To say this play falls short of its expectations is an understatement. Reminiscent of a performance in a GCSE drama class, The Ghost Train Doesn’t Stop Here Anymore was repetitive, two hours too long and lacked complexity and depth.

Starting promisingly, the play depicts five characters: a failed musician, a politician and her ‘crook’ husband, a gossip columnist, and a doctor who has brought them all aboard a party train. Amusing to begin with, director Sean Hogan (who also wrote the framing story) created what seemed to be an entertaining rapport between his on stage characters. Actors Jamie Birkett and Jonathan Rigby were particular stand outs for their comic timing. However, Hogan vaguely mentioned former relations between characters, and even touched upon political issues such as austerity, for it to never be followed up – causing myself and I imagine the rest of the audience to question the reasoning behind bringing it up at all.

The five separate stories within the narrative, which were portrayed by the actors use of multi-rolling, were a continued disappointment. Whilst the writing itself was unimaginative, and not particularly scary (considering the play falls under the genre of horror), Hogan’s directing did little to bring these stories to life. Failing to create that ‘jump’ effect, at times the stories seemed comical and rather a mockery of horror stories than an attempt at a genuine portrayal. The stories had cliché endings and were accompanied by clichéd dramatic techniques – actress Jamie Birkett dancing around in a blank white mask explicitly reminding me of a year 9 drama lesson. I would also suggest that all the actors continue to practice dying on stage – on all occasions their deaths were unconvincing, and at times, (especially in #Goddess) laughable. Frankenstein on Ice, the final of the stories, was dull to watch, overly long, and I questioned the point behind the character of Gala (Grace Ker) in particular, who seemed only to be there to show off a toned physique and randomly dance at points where it made little sense. Only the prosthesis used for the ventriloquist doll in Cheeky Boy could be deemed genuinely scary. On the whole, the acting was wooden, unvaried and uninteresting. Frequently people stumbled over their lines and some even appeared unable to stand in a natural manner when acting; Hogan failed to breathe any life into his performers and therefore failed to make interesting the already tedious writing.

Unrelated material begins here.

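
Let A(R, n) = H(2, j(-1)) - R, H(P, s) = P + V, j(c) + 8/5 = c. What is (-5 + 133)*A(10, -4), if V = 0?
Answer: -1024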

However, the impassioned speech performed by Rigby in Dead Scotsmen, about actors struggling for work and self-belief, was a truly poignant moment of the play. His line “You don’t have it in you to be Macbeth”, was one that presumably spoke to cast members and audience alike on the topic of rejection. In that moment alone, I felt a connection with the play.

In spite of this triumph, the scene transitions between the stories were awkward and fumbling, the clumsiness of which was distracting and diverted my attention from the play itself. Using repetitive music, frequent blackouts, and lots of loud movement from stage hands and the actors, contributed even more to the GCSE atmosphere of the production.

Getting past all of that, the ending confirmed my suspicion of the play’s absence of depth and complexity. The twist was childish, and the ending which (obviously) resulted in death, was incredibly uncomfortable to watch, thanks to a blackout not occurring fast enough.

All things considered, the play was a horror, but perhaps not in manner Hogan intended.